Prolonged Modulation of the Micturition Reflex by Electrical Stimulation

Jiang, Chong-He January 1999 (has links)
Intravesical electrical stimulation (IVES) has been used in treatment of patients with urinary bladder dysfunctions for more than four decades. While some investigators have reported excellent results others have observed less convincing effects or outright failures. The discrepancies may reflect differences in patient selection or stimulation procedure.

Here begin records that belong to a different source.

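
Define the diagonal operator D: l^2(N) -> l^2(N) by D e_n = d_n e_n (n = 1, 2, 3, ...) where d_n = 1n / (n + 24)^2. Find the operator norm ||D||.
||D|| = 1/96 (attained at n = 24)

For D diagonal, ||D|| = sup_n |d_n|. Treat f(x) = 1x / (x + 24)^2 for real x > 0. By the quotient rule, f'(x) = 1(24 - x)/(x + 24)^3, which is positive for x < 24 and negative for x > 24. So f has a unique maximum at x = 24, and since 24 is a positive integer, the supremum over n ≥ 1 is attained at n = 24: d_24 = 1·24/(24 + 24)^2 = 1·24/2304 = 1/96. Hence ||D|| = 1/96.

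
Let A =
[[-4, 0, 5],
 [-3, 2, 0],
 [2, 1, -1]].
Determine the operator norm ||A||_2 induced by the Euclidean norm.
||A||_2 ≈ 7.0473 (= sqrt(largest eigenvalue of A^T A))

||A||_2 = sigma_max(A) = sqrt(lambda_max(A^T A)). Form the symmetric matrix M = A^T A =
[[29, -4, -22],
 [-4, 5, -1],
 [-22, -1, 26]].
Its characteristic polynomial (trace, sum of principal 2x2 minors, determinant of M give the coefficients) is
  p(λ) = det(λ I - M) = λ^3 - 60λ^2 + 528λ - 729.
No integer candidate from the rational root theorem (±divisors of 729) is a root, so the roots are irrational. The cubic discriminant is Δ = 186330645 > 0, so there are three distinct real roots. p(1) = -260 and p(2) = 95 have opposite signs, so a root lies in (1, 2); Newton's method refines it to λ ≈ 1.6997. p(8) = 167 and p(9) = -108 have opposite signs, so a root lies in (8, 9); Newton's method refines it to λ ≈ 8.6362. p(49) = -1268 and p(50) = 671 have opposite signs, so a root lies in (49, 50); Newton's method refines it to λ ≈ 49.6641. Check (Vieta): the three roots sum to 60, matching tr M = 60.
So the eigenvalues of A^T A are ≈ 1.6997, 8.6362, 49.6641 (all ≥ 0, as they must be for A^T A). The largest is λ_max ≈ 49.6641, hence ||A||_2 = sqrt(λ_max) ≈ 7.0473.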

A better theoretical understanding of the IVES working mechanism might help to improve the success rate of the treatment. The aims of the present study were to provide such information. Experiments were performed on adult female cats and rats under /alpha/-chloralose anesthesia. IVES was delivered by a catheter electrode in the bladder. At proper intensity and frequency, IVES evoked reflex detrusor contractions that were abolished by bilateral rhizotomy of sacral dorsal roots. Stimulation parameters and response characteristics revealed that bladder mechanoreceptor A/delta/ afferents were activated by the IVES, the same afferents that drive the normal micturition reflex. Five minutes of continues IVES at 20 Hz induced a prolonged, significant decrease in the micturition threshold volume of anesthetized rats. Similarly, selective bladder A/delta/ afferent stimulation induced a long-lasting enhancement of micturition reflex discharges in cats. A comparable prolonged inhibitory effect on the micturition reflex was demonstrated after ano-genital afferent stimulation. Both modulatory effects occurred without changes in response sensitivity of stimulated afferents. The IVES induced modulation was prevented by transient exposure of the bladder to a local anesthetic and by systemic administration of a glutamate NMDA receptor antagonist. In conclusion, IVES induces a prolonged modulation of the micturition reflex by an LTP like enhancement of excitatory synaptic transmission in the central micturition reflex pathway. The findings provide an experimental explanation for the neuronal mechanisms underlying the curative effect of IVES in patients with bladder evacuation problems. / On the day of the public defence the status of article V was: Accepted.